Other targeted loan forgiveness:

The Department of Education has also made changes to existing loan forgiveness programs. It is estimated that about 1.7 million people have had $34 billion in loans forgiven since Biden took office.

A new payment plan based on income:

With the new IDR plan, how payments are made and how much income is counted will change. Most people who sign up should see their monthly payments cut in half or more.

Relief on defaulted loans:

On August 18, the White House announced a program to start over for more than 7 million people who haven’t paid back their student loans. Not paying back student loans has serious consequences, such as losing tax refunds and Social Security checks and hurting credit for a long time. Most of the consequences of default are taken care of by the Fresh Start program. This is done by getting rid of the penalties and making the loan rehabilitation process cheap and easy for borrowers who want to fix their loans and make a payment plan.

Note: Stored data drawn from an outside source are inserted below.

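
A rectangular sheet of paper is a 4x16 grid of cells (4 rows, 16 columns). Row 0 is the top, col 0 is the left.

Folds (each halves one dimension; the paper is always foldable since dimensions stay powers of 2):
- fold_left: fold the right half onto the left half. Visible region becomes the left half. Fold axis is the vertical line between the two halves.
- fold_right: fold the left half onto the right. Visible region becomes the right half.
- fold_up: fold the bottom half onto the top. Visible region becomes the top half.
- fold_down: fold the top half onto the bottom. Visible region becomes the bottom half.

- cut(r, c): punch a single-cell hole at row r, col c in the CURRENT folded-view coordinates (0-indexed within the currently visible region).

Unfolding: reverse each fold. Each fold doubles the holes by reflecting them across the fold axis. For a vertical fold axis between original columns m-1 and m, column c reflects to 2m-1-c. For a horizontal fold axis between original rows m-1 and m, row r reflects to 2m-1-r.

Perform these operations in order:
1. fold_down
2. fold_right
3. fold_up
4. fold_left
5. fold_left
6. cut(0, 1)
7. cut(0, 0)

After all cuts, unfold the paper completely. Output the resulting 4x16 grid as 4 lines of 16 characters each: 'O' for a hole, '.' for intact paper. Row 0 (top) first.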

If the loan forgiveness only applies to federally held student loans, borrowers with FFELP loans might want to combine them into a Federal Direct Consolidation Loan. If you consolidate your FFELP loans, you may be able to get a break from payments and no interest until May 1, 2022.

The main risk of consolidation is that it resets the clock for making monthly payments to qualify for 25-year forgiveness in a plan that is based on income. Also, if a student borrower is getting discounts from the FFELP lender, they will lose that benefit if they consolidate. The interest rate on Direct Loans goes down by 0.25% for people who sign up for AutoPay, but there are no other discounts. Other than that, there are no major problems with consolidation.


Borrowers who want to lock in low interest rates may want to wait before refinancing their federal loans into private loans. For loans that qualify for the payment pause and interest waiver, the interest rate is effectively 0% until August 31, 2022. So, in the short term, refinancing will make the borrower pay more. Borrowers with high interest rates may want to look into student loan refinancing options, especially as the Federal Reserve starts to raise its target Federal Funds rate. On the other hand, people who have private student loans and refinance them into a new private loan do not risk losing forgiveness.

Borrowers who still have jobs and can keep making payments on their student loans shouldn’t pay extra on their loans. Instead, they should save the money or pay down other debts. It’s a good chance to start or add to your emergency savings. Most of the time, a borrower who wants their loan to be forgiven shouldn’t make extra payments when they don’t have to. This is because making extra payments reduces the amount of forgiveness they will get. After the details of how student loans will be forgiven are made public, borrowers can use the money they saved to pay off debt as needed.